2007, October 19,  Tranquility (37 foot) sighted adrift and abandoned 65 miles west of Johns Pass, Florida. The owner, 69 year old Ulyses Didier, could not be found. Crew of Sundancer boards vessel and notes broken rail. Last log entry Oct. 15 states Didier is going to anchor.
2008, March 16, a 28 foot read Wellcraft is reported missing with 3 fishermen aboard between Everglades City and Tampa.
2008, April 17, the 27-foot Don Chepo is reported missing en route from St. Johns, Virgin Islands for Vieques, Puerto Rico. Owner had 2 cell phones aboard, a VHF radio, 3 life jackets, and 3 flares. Boat was powered by 2 200 horsepower Evinrude outboard engines.  

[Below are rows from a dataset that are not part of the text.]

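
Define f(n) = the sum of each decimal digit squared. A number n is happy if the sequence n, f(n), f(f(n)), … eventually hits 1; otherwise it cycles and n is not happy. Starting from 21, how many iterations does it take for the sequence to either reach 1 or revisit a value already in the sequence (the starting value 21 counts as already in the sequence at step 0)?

13

21 → 5
5 → 25
25 → 29
29 → 85
85 → 89
89 → 145
145 → 42
42 → 20
20 → 4
4 → 16
16 → 37
37 → 58
58 → 89  — 89 repeats.
That took 13 steps.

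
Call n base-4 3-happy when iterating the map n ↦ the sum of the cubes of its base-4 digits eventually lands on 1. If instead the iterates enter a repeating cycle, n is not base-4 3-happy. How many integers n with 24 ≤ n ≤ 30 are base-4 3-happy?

24: 24 → 9 → 9  — not base-4 3-happy
25: 25 → 10 → 16 → 1  — base-4 3-happy
26: 26 → 17 → 2 → 8 → 8  — not base-4 3-happy
27: 27 → 36 → 9 → 9  — not base-4 3-happy
28: 28 → 28  — not base-4 3-happy
29: 29 → 29  — not base-4 3-happy
30: 30 → 36 → 9 → 9  — not base-4 3-happy
base-4 3-happy: 25

1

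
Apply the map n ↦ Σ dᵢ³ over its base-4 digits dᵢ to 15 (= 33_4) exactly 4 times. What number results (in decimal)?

15 = (3,3)_4 → 3³ + 3³ = 27 + 27 = 54
54 = (3,1,2)_4 → 3³ + 1³ + 2³ = 27 + 1 + 8 = 36
36 = (2,1,0)_4 → 2³ + 1³ + 0³ = 8 + 1 + 0 = 9
9 = (2,1)_4 → 2³ + 1³ = 8 + 1 = 9

9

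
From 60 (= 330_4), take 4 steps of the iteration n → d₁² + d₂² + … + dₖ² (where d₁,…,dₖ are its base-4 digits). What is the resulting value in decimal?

60 = (3,3,0)_4 → 18
18 = (1,0,2)_4 → 5
5 = (1,1)_4 → 2
2 = (2)_4 → 4

4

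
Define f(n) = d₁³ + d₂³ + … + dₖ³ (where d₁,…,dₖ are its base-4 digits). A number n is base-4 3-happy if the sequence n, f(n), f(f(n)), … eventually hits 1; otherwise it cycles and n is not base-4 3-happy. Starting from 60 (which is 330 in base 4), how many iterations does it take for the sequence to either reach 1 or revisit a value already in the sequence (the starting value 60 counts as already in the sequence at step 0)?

60 = (3,3,0)_4 → 3³ + 3³ + 0³ = 54
54 = (3,1,2)_4 → 3³ + 1³ + 2³ = 36
36 = (2,1,0)_4 → 2³ + 1³ + 0³ = 9
9 = (2,1)_4 → 2³ + 1³ = 9  — 9 repeats.
That took 4 steps.

4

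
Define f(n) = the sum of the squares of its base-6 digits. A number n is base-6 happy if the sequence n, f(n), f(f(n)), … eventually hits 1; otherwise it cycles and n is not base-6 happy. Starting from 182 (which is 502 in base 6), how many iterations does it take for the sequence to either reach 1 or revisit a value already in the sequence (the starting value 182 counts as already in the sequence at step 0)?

9

182 = (5,0,2)_6 → 5² + 0² + 2² = 29
29 = (4,5)_6 → 4² + 5² = 41
41 = (1,0,5)_6 → 1² + 0² + 5² = 26
26 = (4,2)_6 → 4² + 2² = 20
20 = (3,2)_6 → 3² + 2² = 13
13 = (2,1)_6 → 2² + 1² = 5
5 = (5)_6 → 5² = 25
25 = (4,1)_6 → 4² + 1² = 17
17 = (2,5)_6 → 2² + 5² = 29  — 29 repeats.
That took 9 steps.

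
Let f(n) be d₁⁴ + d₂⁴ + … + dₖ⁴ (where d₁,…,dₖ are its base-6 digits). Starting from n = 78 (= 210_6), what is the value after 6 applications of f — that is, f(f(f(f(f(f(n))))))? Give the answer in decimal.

78 = (2,1,0)_6 → 2⁴ + 1⁴ + 0⁴ = 17
17 = (2,5)_6 → 2⁴ + 5⁴ = 641
641 = (2,5,4,5)_6 → 2⁴ + 5⁴ + 4⁴ + 5⁴ = 1522
1522 = (1,1,0,1,4)_6 → 1⁴ + 1⁴ + 0⁴ + 1⁴ + 4⁴ = 259
259 = (1,1,1,1)_6 → 1⁴ + 1⁴ + 1⁴ + 1⁴ = 4
4 = (4)_6 → 4⁴ = 256

256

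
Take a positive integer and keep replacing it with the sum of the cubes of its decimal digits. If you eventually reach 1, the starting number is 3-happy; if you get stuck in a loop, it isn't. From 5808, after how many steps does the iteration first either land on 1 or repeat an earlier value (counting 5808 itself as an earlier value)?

5808 → 5³ + 8³ + 0³ + 8³ = 1149
1149 → 1³ + 1³ + 4³ + 9³ = 795
795 → 7³ + 9³ + 5³ = 1197
1197 → 1³ + 1³ + 9³ + 7³ = 1074
1074 → 1³ + 0³ + 7³ + 4³ = 408
408 → 4³ + 0³ + 8³ = 576
576 → 5³ + 7³ + 6³ = 684
684 → 6³ + 8³ + 4³ = 792
792 → 7³ + 9³ + 2³ = 1080
1080 → 1³ + 0³ + 8³ + 0³ = 513
513 → 5³ + 1³ + 3³ = 153
153 → 1³ + 5³ + 3³ = 153  — 153 repeats.
That took 12 steps.

12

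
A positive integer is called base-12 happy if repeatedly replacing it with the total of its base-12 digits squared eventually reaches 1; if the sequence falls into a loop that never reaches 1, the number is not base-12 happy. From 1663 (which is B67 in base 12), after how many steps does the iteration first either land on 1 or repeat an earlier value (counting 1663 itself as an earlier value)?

6

1663 = (11,6,7)_12 → 11² + 6² + 7² = 206
206 = (1,5,2)_12 → 1² + 5² + 2² = 30
30 = (2,6)_12 → 2² + 6² = 40
40 = (3,4)_12 → 3² + 4² = 25
25 = (2,1)_12 → 2² + 1² = 5
5 = (5)_12 → 5² = 25  — 25 repeats.
That took 6 steps.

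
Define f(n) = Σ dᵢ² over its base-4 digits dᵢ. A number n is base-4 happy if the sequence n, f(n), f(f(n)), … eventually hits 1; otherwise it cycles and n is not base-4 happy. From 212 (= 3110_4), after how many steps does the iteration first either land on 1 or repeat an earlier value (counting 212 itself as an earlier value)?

6

212 = (3,1,1,0)_4 → 11
11 = (2,3)_4 → 13
13 = (3,1)_4 → 10
10 = (2,2)_4 → 8
8 = (2,0)_4 → 4
4 = (1,0)_4 → 1  — reached 1.
That took 6 steps.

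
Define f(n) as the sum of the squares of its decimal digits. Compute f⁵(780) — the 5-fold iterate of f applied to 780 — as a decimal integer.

16

780 → 7² + 8² + 0² = 49 + 64 + 0 = 113
113 → 1² + 1² + 3² = 1 + 1 + 9 = 11
11 → 1² + 1² = 1 + 1 = 2
2 → 2² = 4
4 → 4² = 16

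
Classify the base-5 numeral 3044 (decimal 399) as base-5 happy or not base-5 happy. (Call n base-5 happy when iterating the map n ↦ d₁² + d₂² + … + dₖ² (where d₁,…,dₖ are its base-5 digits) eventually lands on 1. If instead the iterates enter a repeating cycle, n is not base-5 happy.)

399 = (3,0,4,4)_5 → 3² + 0² + 4² + 4² = 41
41 = (1,3,1)_5 → 1² + 3² + 1² = 11
11 = (2,1)_5 → 2² + 1² = 5
5 = (1,0)_5 → 1² + 0² = 1  — reached 1.

base-5 happy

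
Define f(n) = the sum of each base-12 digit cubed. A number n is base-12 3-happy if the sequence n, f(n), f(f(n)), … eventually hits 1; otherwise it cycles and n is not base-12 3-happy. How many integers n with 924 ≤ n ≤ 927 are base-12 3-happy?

3

924: 924 → 341 → 197 → 190 → 1028 → 856 → 1520 → 1728 → 1  — base-12 3-happy
925: 925 → 342 → 288 → 8 → 512 → 755 → 1464 → 1008 → 343 → 415 → 1351 → 1136 → 1855 → 1344 → 793 → 342  — not base-12 3-happy
926: 926 → 349 → 134 → 1339 → 1099 → 1029 → 1073 → 593 → 190 → 1028 → 856 → 1520 → 1728 → 1  — base-12 3-happy
927: 927 → 368 → 736 → 190 → 1028 → 856 → 1520 → 1728 → 1  — base-12 3-happy
base-12 3-happy: 924, 926, 927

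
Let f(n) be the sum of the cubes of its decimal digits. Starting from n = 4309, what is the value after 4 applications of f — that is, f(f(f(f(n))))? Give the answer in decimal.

55

4309 → 820
820 → 520
520 → 133
133 → 55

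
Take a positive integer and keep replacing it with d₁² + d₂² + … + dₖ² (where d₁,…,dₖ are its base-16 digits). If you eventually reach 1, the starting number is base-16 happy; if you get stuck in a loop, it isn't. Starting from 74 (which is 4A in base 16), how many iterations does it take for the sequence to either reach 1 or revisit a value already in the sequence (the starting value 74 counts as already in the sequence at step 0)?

74 = (4,10)_16 → 4² + 10² = 16 + 100 = 116
116 = (7,4)_16 → 7² + 4² = 49 + 16 = 65
65 = (4,1)_16 → 4² + 1² = 16 + 1 = 17
17 = (1,1)_16 → 1² + 1² = 1 + 1 = 2
2 = (2)_16 → 2² = 4
4 = (4)_16 → 4² = 16
16 = (1,0)_16 → 1² + 0² = 1 + 0 = 1  — reached 1.
That took 7 steps.

7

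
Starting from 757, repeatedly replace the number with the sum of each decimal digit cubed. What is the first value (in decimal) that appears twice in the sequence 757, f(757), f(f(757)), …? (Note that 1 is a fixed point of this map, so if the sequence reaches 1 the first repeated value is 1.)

757 → 7³ + 5³ + 7³ = 811
811 → 8³ + 1³ + 1³ = 514
514 → 5³ + 1³ + 4³ = 190
190 → 1³ + 9³ + 0³ = 730
730 → 7³ + 3³ + 0³ = 370
370 → 3³ + 7³ + 0³ = 370  — 370 already appeared earlier.

370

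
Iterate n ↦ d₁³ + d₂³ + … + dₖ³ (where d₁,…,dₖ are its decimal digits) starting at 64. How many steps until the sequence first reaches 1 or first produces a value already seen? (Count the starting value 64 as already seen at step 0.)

6

64 → 280
280 → 520
520 → 133
133 → 55
55 → 250
250 → 133  — 133 repeats.
That took 6 steps.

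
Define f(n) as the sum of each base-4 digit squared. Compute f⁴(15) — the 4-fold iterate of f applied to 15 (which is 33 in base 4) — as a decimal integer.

15 = (3,3)_4 → 3² + 3² = 18
18 = (1,0,2)_4 → 1² + 0² + 2² = 5
5 = (1,1)_4 → 1² + 1² = 2
2 = (2)_4 → 2² = 4

4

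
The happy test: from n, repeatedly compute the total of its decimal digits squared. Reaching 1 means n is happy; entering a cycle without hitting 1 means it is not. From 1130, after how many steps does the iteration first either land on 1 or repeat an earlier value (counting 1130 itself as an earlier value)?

11

1130 → 1² + 1² + 3² + 0² = 11
11 → 1² + 1² = 2
2 → 2² = 4
4 → 4² = 16
16 → 1² + 6² = 37
37 → 3² + 7² = 58
58 → 5² + 8² = 89
89 → 8² + 9² = 145
145 → 1² + 4² + 5² = 42
42 → 4² + 2² = 20
20 → 2² + 0² = 4  — 4 repeats.
That took 11 steps.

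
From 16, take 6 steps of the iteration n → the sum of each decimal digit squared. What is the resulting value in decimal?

20

16 → 1² + 6² = 1 + 36 = 37
37 → 3² + 7² = 9 + 49 = 58
58 → 5² + 8² = 25 + 64 = 89
89 → 8² + 9² = 64 + 81 = 145
145 → 1² + 4² + 5² = 1 + 16 + 25 = 42
42 → 4² + 2² = 16 + 4 = 20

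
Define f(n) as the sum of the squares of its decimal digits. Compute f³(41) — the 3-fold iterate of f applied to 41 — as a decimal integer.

25

41 → 4² + 1² = 16 + 1 = 17
17 → 1² + 7² = 1 + 49 = 50
50 → 5² + 0² = 25 + 0 = 25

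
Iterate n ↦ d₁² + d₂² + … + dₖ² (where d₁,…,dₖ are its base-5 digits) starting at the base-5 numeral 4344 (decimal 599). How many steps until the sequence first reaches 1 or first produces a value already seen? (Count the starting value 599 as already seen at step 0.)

5

599 = (4,3,4,4)_5 → 4² + 3² + 4² + 4² = 57
57 = (2,1,2)_5 → 2² + 1² + 2² = 9
9 = (1,4)_5 → 1² + 4² = 17
17 = (3,2)_5 → 3² + 2² = 13
13 = (2,3)_5 → 2² + 3² = 13  — 13 repeats.
That took 5 steps.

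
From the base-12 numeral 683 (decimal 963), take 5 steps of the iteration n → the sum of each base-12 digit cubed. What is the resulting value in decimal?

415

963 = (6,8,3)_12 → 6³ + 8³ + 3³ = 216 + 512 + 27 = 755
755 = (5,2,11)_12 → 5³ + 2³ + 11³ = 125 + 8 + 1331 = 1464
1464 = (10,2,0)_12 → 10³ + 2³ + 0³ = 1000 + 8 + 0 = 1008
1008 = (7,0,0)_12 → 7³ + 0³ + 0³ = 343 + 0 + 0 = 343
343 = (2,4,7)_12 → 2³ + 4³ + 7³ = 8 + 64 + 343 = 415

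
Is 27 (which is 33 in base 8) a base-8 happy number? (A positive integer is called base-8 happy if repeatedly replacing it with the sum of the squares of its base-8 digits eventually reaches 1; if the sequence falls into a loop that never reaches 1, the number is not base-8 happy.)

27 = (3,3)_8 → 3² + 3² = 18
18 = (2,2)_8 → 2² + 2² = 8
8 = (1,0)_8 → 1² + 0² = 1  — reached 1.

base-8 happy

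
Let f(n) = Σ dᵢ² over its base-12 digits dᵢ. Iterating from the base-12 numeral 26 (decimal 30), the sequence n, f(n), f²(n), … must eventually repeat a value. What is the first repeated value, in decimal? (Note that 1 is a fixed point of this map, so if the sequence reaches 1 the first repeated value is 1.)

25

30 = (2,6)_12 → 40
40 = (3,4)_12 → 25
25 = (2,1)_12 → 5
5 = (5)_12 → 25  — 25 already appeared earlier.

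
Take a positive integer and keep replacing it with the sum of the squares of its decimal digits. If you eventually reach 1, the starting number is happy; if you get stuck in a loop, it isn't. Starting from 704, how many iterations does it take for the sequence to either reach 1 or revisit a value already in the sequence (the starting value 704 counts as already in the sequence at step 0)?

704 → 7² + 0² + 4² = 65
65 → 6² + 5² = 61
61 → 6² + 1² = 37
37 → 3² + 7² = 58
58 → 5² + 8² = 89
89 → 8² + 9² = 145
145 → 1² + 4² + 5² = 42
42 → 4² + 2² = 20
20 → 2² + 0² = 4
4 → 4² = 16
16 → 1² + 6² = 37  — 37 repeats.
That took 11 steps.

11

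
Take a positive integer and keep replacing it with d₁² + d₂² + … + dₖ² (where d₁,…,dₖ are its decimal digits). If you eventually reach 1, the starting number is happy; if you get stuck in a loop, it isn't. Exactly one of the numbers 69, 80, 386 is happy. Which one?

386

69: 69 → 117 → 51 → 26 → 40 → 16 → 37 → 58 → 89 → 145 → 42 → 20 → 4 → 16  — repeats 16 (not happy)
80: 80 → 64 → 52 → 29 → 85 → 89 → 145 → 42 → 20 → 4 → 16 → 37 → 58 → 89  — repeats 89 (not happy)
386: 386 → 109 → 82 → 68 → 100 → 1  — reaches 1 (happy)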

2008, May 24, Holo Ki Ki, a 36-foot sailboat is found derelict 20 miles north of West End, Grand Bahama. The sailing master, Peter Steenberg, was missing. He had been hired to sail the boat to the Netherlands from Fort Lauderdale.
2008, June 17: Marcos Aeguelles disappears from his 22-foot pleasure craft near Soldier Key, Florida.
2008, September 5: a 25 foot sailboat is found abandoned in the Caloosahatchee River at Fort Meyers. The sail was at half mast. The owner, 60 year old Stephen Nelson, was not found.
2009, March, 40-foot gaff Ketch Lili-oh-La-La headed to Bahamas from South Carolina is reported on the overdue list.
2009, June 22, Coast Guard suspends search for 3 missing fishermen off Pinones, Puerto Rico. They had departed in a 22 foot beige Grady White fishing boat.
2009, August 17, the 22 foot boat of Mark Portus is found beached on the north end of Anclote Key. He left that morning for a day of fishing. A body found on the 21st was believed to be his. This is only one of several derelicts found near Anclote Key where a body later turned up near Hudson Beach.
2009, September 20, a small 16 foot vessel is found abandoned near Anclote Key. The pet dog remains aboard. The vessel keys were aboard as well as a town. The operator, Paula Migliorini, had vanished. Body later found off Hudson Beach.
2009, December 13, two men vanish in a 17 foot Largo pleasure craft en route to Bimini.